Maryland attorney general primary pits former governor’s wife against ex-understudy
Maryland attorney general primary pits former governor’s wife against ex-understudy

Maryland attorney general primary pits former governor’s wife against ex-understudy

As the race to be the Democratic nominee for Maryland attorney general enters its final stretch, the contest is increasing looking like a toss-up between two long-standing fixtures of state politics. And there’s a Shakespearean-level family twist.

Rep. Anthony Brown was lieutenant governor from 2007-2015 under Gov. Martin O’Malley. The pair ran as a ticket in 2006 and worked closely together in Annapolis. Brown lost the 2014 governor’s race to succeed O’Malley. But Brown quickly rebounded by winning an open Prince George’s County-based House seat in the Washington, DC, suburbs.


Brown’s main Democratic primary rival for attorney general is an assistant state’s attorney in Baltimore County who went on to serve as a Baltimore City district judge, Katie Curran O’Malley, who just happens to be the wife of Brown’s old boss, the former governor. Curran O’Malley was Maryland’s first lady for those eight years after her husband’s 2006 gubernatorial win. She’s also the daughter of longtime state Attorney General J. Joseph Curran Jr.

Brown and Curran O’Malley will face off in the July 19 Democratic primary. They’re vying to succeed Attorney General Brian Frosh, who is retiring from office. The Brown-Curran O’Malley race has forced the Democrats, both at the state and national levels, to pick sides. And with the most recent polls having found the two candidates statistically tiedthis race is likely headed for a photo finish.

Because there are few notable policy differences between the two, the race has centered on other factors, such as relevant experience and governing philosophy. Curran O’Malley, who trails Brown in endorsements but notably has the support of former Democratic Sen. Barbara Mikulski, recently hit her rival with an ad questioning his qualifications to be attorney general, point out that the congressman has “never tried a criminal case in Maryland.” And Curran O’Malley has argued that in the wake of the Supreme Court’s decision to strike down Roe v. Wade and return the issue of abortion to the states, a woman ought to be Maryland’s top legal official.
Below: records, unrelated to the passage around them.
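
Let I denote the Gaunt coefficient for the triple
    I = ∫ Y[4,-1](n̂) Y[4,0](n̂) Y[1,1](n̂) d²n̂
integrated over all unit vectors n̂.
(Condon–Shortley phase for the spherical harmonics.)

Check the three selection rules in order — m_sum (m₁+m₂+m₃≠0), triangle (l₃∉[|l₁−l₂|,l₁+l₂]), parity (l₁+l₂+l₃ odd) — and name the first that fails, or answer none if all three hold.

parity

Σmᵢ = 0  ✓
l₃∈[|l₁−l₂|,l₁+l₂]=[0,8], have l₃=1  ✓
Σlᵢ = 9 ⇒ odd  ✗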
“I’m tired of men saying they want to protect our rights,” she said at a recent campaign event. “We don’t need to be protected here in Maryland. We need to be elected not just in Maryland but all across our country — more women need to be in places of power where these decisions are being made.”

Brown, on the other hand, has leaned heavily on his legislative experience to argue that he’s the candidate best suited for the job. Responding to a debate attack by Curran O’Malley that the attorney general’s role was primarily focused on “the rule of law” and “not politics,” the congressman asserted that the attorney general “will spend more time in Annapolis working with legislators to reform and improve the law than he or she will ever spend in a court of law.”

He also argued that Curran O’Malley’s purported edge in judicial experience doesn’t carry much weight since her time as a judge was spent adjudicating cases at the district court level, where more minor cases are handled.

“Attorney generals don’t show up in district court,” Brown contended. “They’re in circuit court.” In Maryland, circuit courts hear serious criminal cases, such as felonies, as well as higher-level civil cases.


Brown has endorsements from major Democratic figures including Sens. Elizabeth Warren (MA), Cory Booker (NJ), and House Majority Leader Steny Hoyer, who represents Maryland’s 5th Congressional District. while his earlier poll lead over Curran O’Malley has apparently since evaporated, he continues to hold a financial advantage in the race.

Given the lack of much serious Republican competition and Maryland’s status as a typically Democratic state, the winner of the July 19 primary is expected to win the general election in November easily.